Volkswagen : direction et syndicats s'accordent pour supprimer 50 000 emplois supplémentaires d'ici la fin de la décennie, soit 100 000 au total
Volkswagen s'apprête à se séparer d'un salarié sur sept.
Le géant automobile allemand a indiqué jeudi que la direction et les syndicats s'étaient mis d'accord pour supprimer 50 000 emplois supplémentaires d'ici la fin de la décennie, en plus des 50 000 déjà prévus, portant le total à 100 000.
"Il est essentiel d'aligner systématiquement les effectifs sur les réalités économiques", a indiqué le groupe, qui compte dix marques, dans un communiqué.
La société a approuvé un plan prévoyant "la suppression d'environ 50 000 emplois", en plus de 50 000 autres déjà actés, a-t-elle ajouté.
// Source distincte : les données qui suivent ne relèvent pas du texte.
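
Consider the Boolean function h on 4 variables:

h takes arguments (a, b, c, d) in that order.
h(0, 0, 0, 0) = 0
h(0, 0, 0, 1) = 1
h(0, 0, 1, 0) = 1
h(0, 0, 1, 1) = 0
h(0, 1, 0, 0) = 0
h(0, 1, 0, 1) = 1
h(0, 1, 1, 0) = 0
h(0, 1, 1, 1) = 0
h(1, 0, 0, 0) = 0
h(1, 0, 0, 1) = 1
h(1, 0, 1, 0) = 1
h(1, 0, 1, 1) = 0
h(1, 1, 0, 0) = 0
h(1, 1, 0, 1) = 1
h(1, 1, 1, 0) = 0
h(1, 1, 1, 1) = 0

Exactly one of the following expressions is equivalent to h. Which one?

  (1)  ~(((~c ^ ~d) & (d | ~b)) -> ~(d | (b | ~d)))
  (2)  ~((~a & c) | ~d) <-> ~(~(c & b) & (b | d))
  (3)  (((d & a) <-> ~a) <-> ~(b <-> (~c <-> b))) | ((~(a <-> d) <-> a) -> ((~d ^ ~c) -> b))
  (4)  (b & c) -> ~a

1

(2): at (0,0,0,1) it gives 0, but h = 1 — eliminated.
(3): at (0,0,0,0) it gives 1, but h = 0 — eliminated.
(4): at (0,0,0,0) it gives 1, but h = 0 — eliminated.
Only (1) survives; checking it on all 16 rows confirms it matches h.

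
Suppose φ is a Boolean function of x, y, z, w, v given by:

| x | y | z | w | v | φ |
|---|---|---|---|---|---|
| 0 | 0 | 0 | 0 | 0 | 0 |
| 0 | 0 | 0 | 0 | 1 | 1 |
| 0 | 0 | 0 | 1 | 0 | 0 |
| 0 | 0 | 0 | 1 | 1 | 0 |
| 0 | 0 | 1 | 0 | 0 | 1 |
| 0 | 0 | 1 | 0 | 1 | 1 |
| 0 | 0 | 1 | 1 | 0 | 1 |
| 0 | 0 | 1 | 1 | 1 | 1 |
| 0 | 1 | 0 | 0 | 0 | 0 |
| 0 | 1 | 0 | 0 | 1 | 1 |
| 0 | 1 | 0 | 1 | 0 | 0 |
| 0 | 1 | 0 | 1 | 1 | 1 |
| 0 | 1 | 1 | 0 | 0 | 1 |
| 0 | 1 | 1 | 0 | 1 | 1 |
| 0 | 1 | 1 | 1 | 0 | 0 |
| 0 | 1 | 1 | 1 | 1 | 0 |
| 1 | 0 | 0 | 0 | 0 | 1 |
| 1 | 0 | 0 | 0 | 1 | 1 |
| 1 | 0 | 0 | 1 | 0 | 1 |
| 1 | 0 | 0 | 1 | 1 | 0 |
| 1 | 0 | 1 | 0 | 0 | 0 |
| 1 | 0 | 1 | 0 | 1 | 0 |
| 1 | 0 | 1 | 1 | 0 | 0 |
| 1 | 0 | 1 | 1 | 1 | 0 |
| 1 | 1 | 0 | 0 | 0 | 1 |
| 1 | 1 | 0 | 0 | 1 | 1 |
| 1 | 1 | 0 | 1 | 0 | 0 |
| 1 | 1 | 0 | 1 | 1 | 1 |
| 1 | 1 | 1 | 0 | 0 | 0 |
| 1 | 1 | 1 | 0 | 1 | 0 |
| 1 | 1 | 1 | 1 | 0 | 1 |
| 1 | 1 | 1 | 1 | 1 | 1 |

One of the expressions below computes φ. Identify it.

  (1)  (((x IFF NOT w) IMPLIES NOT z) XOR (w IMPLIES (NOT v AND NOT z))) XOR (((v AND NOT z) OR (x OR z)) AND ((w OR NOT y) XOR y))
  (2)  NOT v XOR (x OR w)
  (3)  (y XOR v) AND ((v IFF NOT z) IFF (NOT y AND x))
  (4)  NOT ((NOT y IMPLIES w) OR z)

1

(2) disagrees with φ on (0,0,0,0,0) (formula → 1, table → 0); rule it out.
(3) disagrees with φ on (0,0,0,0,1) (formula → 0, table → 1); rule it out.
(4) disagrees with φ on (0,0,0,0,0) (formula → 1, table → 0); rule it out.
Only (1) survives; checking it on all 32 rows confirms it matches φ.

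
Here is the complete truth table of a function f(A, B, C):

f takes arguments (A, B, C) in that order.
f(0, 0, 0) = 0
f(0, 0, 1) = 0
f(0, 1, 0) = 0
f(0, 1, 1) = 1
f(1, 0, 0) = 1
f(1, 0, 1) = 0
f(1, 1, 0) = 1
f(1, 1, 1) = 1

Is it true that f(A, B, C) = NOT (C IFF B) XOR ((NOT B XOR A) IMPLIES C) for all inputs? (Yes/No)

Yes

Check the formula against f row by row:
  A=0, B=0, C=0: formula gives 0, f = 0 ✓
  A=0, B=0, C=1: formula gives 0, f = 0 ✓
  A=0, B=1, C=0: formula gives 0, f = 0 ✓
  A=0, B=1, C=1: formula gives 1, f = 1 ✓
  A=1, B=0, C=0: formula gives 1, f = 1 ✓
  …and likewise for the remaining 3 rows.
Every row agrees, so the formula is equivalent.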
Confronté aux droits de douane américains, à une demande hésitante pour les voitures électriques et, surtout, à une féroce concurrence en Chine et venue de Chine, le plus grand constructeur automobile d'Europe est en difficulté.
Le groupe, qui comprend, outre sa marque éponyme, Audi et Porsche, avait déjà accepté de supprimer quelque 50 000 emplois dans le monde.
Au total, les 100 000 suppressions d'emplois constitueront la plus vaste restructuration jamais réalisée dans l'industrie automobile mondiale, soit environ 15 % des effectifs du constructeur dans le monde.
Ces coupes éclipsent les précédents records du secteur automobile. General Motors avait supprimé 74 000 emplois et fermé 21 usines en 1991, alors qu'il perdait du terrain face à ses concurrents japonais, puis 47 000 emplois supplémentaires dans le monde en 2009 lors de sa restructuration liée à la crise financière.
Ford avait supprimé 35 000 emplois et fermé cinq usines en 2002, puis visé des dizaines de milliers de postes supplémentaires dans le cadre de son plan "Way Forward" plus tard dans la décennie. Les 100 000 suppressions de Volkswagen constituent désormais le plus important total jamais enregistré.
Volkswagen a en outre indiqué que la direction et les syndicats s'étaient accordés pour dire que l'avenir de quatre usines allemandes - à Hanovre, Emden, Zwickau et Neckarsulm - ne pouvait pas être garanti au-delà des années 2030.
La fermeture de ces sites marquerait la première fois que Volkswagen ferme des usines de production à part entière dans son pays d'origine.
L'adoption de ces plans par le conseil de surveillance de Volkswagen, composé de représentants des salariés et des actionnaires, constitue une avancée dans les délicates négociations entre les deux parties.
"Le conseil de surveillance a approuvé à l'unanimité le plan d'avenir présenté aujourd'hui par le directoire", a déclaré le directeur général Oliver Blume. "C'est un signal fort pour l'avenir du groupe Volkswagen."
Outre sa marque éponyme, le portefeuille du groupe va de Škoda, SEAT et Cupra sur le segment grand public à Audi, Bentley, Lamborghini et Ducati sur les segments premium et luxe, avec Porsche comme marque de sport à part entière.